Trzy lata po 'Wielkim małym człowieku' doszło do walk nad Wounded Knee, zwanych ostatnim powstanie indiańskim. Indianie i ich sprawy stali się częścią społecznych zmian w Ameryce, związanych z ruchem pacyfistycznym i hippisowskich. Było już jednak dla nich za późno.
emisja: niedziela godz. 20.25 (TVP Kultura)
(1990)
9 z 10
"Pocztówki znad krawędzi" czyli aktorka w roli aktorki (1990)
reżyseria: Mike Nichols
scenariusz: Carrie Fisher
w rolach głównych: Meryl Streep, Shirley MacLaine, Dennis Quaid, Gene Hackman
O tym, że Carrie Fisher była utalentowaną scenarzystką i sama poprawiała scenariusz "Gwiezdnych wojen", nim zagrała w nich jako Księżniczka Leia, wielu dowiedziało się dopiero po jej nagłej śmierci w grudniu zeszłego roku. "Pocztówki znad krawędzi" to jej dzieło - historia o trudnej relacji dwóch kobiet, z których jedna jest uzależniona od alkoholu i narkotyków (Meryl Streep w jednej ze swoich najlepszych ról w karierze), a druga to dawna gwiazda podrzędnego kina (Shirley MacLaine, rzeczywista gwiazda z dawnych lat).
To nie tylko rzecz o targowisku próżności, jakie Carrie Fisher widziała w Hollywood. To również pole do popisu dla fenomenalnych wręcz kreacji aktorskich, jakie dostały obie panie.
emisja: niedziela godz. 22.55 (TVP Kultura)
2015
10 z 10
"Pokój" czyli świat jest taki wielki, a ja taki malutki (2015)
reżyseria: Lenny Abrahamson
scenariusz: Emma Donoghue
w rolach głównych: Brie Larson, Jacob Tremblay, Joan Allen, William H. Macy
Kino nieustannie mnie zaskakuje. Gdy już wydaje się, że wszelkie możliwości koncepcyjne zostały wyczerpane i nie da się poszerzyć obszaru jego postrzegania, pojawia się taki film jak ?Pokój?. Nigdy nie spotkałem czegoś równie klaustrofobicznego i równie szerokiego.

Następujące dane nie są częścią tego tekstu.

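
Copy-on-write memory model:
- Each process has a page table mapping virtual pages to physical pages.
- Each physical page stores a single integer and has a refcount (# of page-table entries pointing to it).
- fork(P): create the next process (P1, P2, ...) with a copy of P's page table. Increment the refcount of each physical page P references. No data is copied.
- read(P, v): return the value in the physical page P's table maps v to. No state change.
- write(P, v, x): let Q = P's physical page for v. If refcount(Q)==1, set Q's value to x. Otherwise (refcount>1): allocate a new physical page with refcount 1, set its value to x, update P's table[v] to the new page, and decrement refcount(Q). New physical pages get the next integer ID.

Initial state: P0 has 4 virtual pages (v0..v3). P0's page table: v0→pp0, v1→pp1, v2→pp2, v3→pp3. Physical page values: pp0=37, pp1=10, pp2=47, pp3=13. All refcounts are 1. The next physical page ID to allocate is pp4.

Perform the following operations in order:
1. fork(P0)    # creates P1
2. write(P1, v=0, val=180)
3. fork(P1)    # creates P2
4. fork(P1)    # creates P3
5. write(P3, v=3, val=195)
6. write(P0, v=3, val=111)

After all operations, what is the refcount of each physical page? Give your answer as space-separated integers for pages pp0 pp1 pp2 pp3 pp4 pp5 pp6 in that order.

Op 1: fork(P0) -> P1. 4 ppages; refcounts: pp0:2 pp1:2 pp2:2 pp3:2
Op 2: write(P1, v0, 180). refcount(pp0)=2>1 -> COPY to pp4. 5 ppages; refcounts: pp0:1 pp1:2 pp2:2 pp3:2 pp4:1
Op 3: fork(P1) -> P2. 5 ppages; refcounts: pp0:1 pp1:3 pp2:3 pp3:3 pp4:2
Op 4: fork(P1) -> P3. 5 ppages; refcounts: pp0:1 pp1:4 pp2:4 pp3:4 pp4:3
Op 5: write(P3, v3, 195). refcount(pp3)=4>1 -> COPY to pp5. 6 ppages; refcounts: pp0:1 pp1:4 pp2:4 pp3:3 pp4:3 pp5:1
Op 6: write(P0, v3, 111). refcount(pp3)=3>1 -> COPY to pp6. 7 ppages; refcounts: pp0:1 pp1:4 pp2:4 pp3:2 pp4:3 pp5:1 pp6:1

Answer: 1 4 4 2 3 1 1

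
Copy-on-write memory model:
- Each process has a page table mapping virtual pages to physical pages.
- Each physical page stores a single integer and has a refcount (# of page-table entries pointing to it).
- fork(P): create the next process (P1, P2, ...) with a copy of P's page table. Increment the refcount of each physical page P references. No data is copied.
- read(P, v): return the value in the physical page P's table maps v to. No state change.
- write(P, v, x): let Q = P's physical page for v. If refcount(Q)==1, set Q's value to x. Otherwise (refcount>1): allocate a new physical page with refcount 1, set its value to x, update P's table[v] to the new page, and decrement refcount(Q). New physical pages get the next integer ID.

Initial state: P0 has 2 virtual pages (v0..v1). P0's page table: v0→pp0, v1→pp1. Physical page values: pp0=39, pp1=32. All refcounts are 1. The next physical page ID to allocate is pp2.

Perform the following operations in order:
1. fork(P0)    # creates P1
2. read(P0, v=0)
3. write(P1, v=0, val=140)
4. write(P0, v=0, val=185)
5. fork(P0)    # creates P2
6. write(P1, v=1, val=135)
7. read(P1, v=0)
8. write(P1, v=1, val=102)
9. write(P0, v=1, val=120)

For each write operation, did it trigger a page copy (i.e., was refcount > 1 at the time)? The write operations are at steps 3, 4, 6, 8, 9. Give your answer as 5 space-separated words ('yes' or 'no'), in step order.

Op 1: fork(P0) -> P1. 2 ppages; refcounts: pp0:2 pp1:2
Op 2: read(P0, v0) -> 39. No state change.
Op 3: write(P1, v0, 140). refcount(pp0)=2>1 -> COPY to pp2. 3 ppages; refcounts: pp0:1 pp1:2 pp2:1
Op 4: write(P0, v0, 185). refcount(pp0)=1 -> write in place. 3 ppages; refcounts: pp0:1 pp1:2 pp2:1
Op 5: fork(P0) -> P2. 3 ppages; refcounts: pp0:2 pp1:3 pp2:1
Op 6: write(P1, v1, 135). refcount(pp1)=3>1 -> COPY to pp3. 4 ppages; refcounts: pp0:2 pp1:2 pp2:1 pp3:1
Op 7: read(P1, v0) -> 140. No state change.
Op 8: write(P1, v1, 102). refcount(pp3)=1 -> write in place. 4 ppages; refcounts: pp0:2 pp1:2 pp2:1 pp3:1
Op 9: write(P0, v1, 120). refcount(pp1)=2>1 -> COPY to pp4. 5 ppages; refcounts: pp0:2 pp1:1 pp2:1 pp3:1 pp4:1

yes no yes no yes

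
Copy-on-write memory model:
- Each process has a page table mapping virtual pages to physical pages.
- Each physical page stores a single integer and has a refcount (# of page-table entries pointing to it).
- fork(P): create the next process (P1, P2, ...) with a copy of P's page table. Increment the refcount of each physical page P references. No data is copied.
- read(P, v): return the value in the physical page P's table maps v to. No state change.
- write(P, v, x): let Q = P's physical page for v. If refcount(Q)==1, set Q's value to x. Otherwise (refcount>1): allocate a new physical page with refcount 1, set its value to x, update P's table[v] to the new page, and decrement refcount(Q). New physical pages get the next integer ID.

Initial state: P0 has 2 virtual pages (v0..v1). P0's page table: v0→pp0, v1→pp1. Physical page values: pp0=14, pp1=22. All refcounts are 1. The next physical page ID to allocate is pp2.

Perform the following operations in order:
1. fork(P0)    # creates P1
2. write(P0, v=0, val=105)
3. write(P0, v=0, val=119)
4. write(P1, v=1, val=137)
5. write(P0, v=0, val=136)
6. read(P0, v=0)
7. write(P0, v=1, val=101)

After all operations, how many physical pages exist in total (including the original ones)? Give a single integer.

Op 1: fork(P0) -> P1. 2 ppages; refcounts: pp0:2 pp1:2
Op 2: write(P0, v0, 105). refcount(pp0)=2>1 -> COPY to pp2. 3 ppages; refcounts: pp0:1 pp1:2 pp2:1
Op 3: write(P0, v0, 119). refcount(pp2)=1 -> write in place. 3 ppages; refcounts: pp0:1 pp1:2 pp2:1
Op 4: write(P1, v1, 137). refcount(pp1)=2>1 -> COPY to pp3. 4 ppages; refcounts: pp0:1 pp1:1 pp2:1 pp3:1
Op 5: write(P0, v0, 136). refcount(pp2)=1 -> write in place. 4 ppages; refcounts: pp0:1 pp1:1 pp2:1 pp3:1
Op 6: read(P0, v0) -> 136. No state change.
Op 7: write(P0, v1, 101). refcount(pp1)=1 -> write in place. 4 ppages; refcounts: pp0:1 pp1:1 pp2:1 pp3:1

Answer: 4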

'Pokój' jest o zmianie perspektywy postrzegania świata. O jednym z najbardziej niesamowitych i fascynujących zjawisk, jakie istnieją na świecie. Mam jednak wrażenie, że w wypadku tego niezwykłego filmu perspektywa oznacza jednak także co innego.
Otóż 'Pokój' był na bardzo dobrej drodze ku temu, by pokazać świat w całości z perspektywy dziecka. Zrobić zatem coś, co chyba nikomu dotąd się nie udało. Gdyby się tak poważnie nad tym zastanowić, mogłoby się okazać, że świat dzieci jest nam całkowicie niedostępny. To rozumowanie, ten punkt widzenia, to definiowanie i pojmowanie, oparte na odrębnych kategoriach i związkach pojęciowych, wypełniające luki w wiedzy najcenniejszym budulcem jakim dysponują dzieci, czyli wyobraźnią - wszystko to jest poza zasięgiem dorosłych. Tych dorosłych, którzy wcześniej sami byli dziećmi, gdyż z wiekiem każdy z nas gubi klucze do dziecięcego świata.
Jack nie jest dzieckiem nieszczęśliwym, gdyż żyje w nieświadomości. Nie jest świadom istnienia czegoś poza Pokojem. Czy to źle? 'Pokój' nie jest filmem, który w swej ponurej dosłowności domagałby się rozliczenia tego stanu rzeczy i który pochylałby się z troską za odizolowanym od świata oseskiem. To film, który raczej stawia pytania o znaczenie świadomości. A raczej powiedziałbym - nie tyle świadomości, co momentu, w której jej doświadczamy.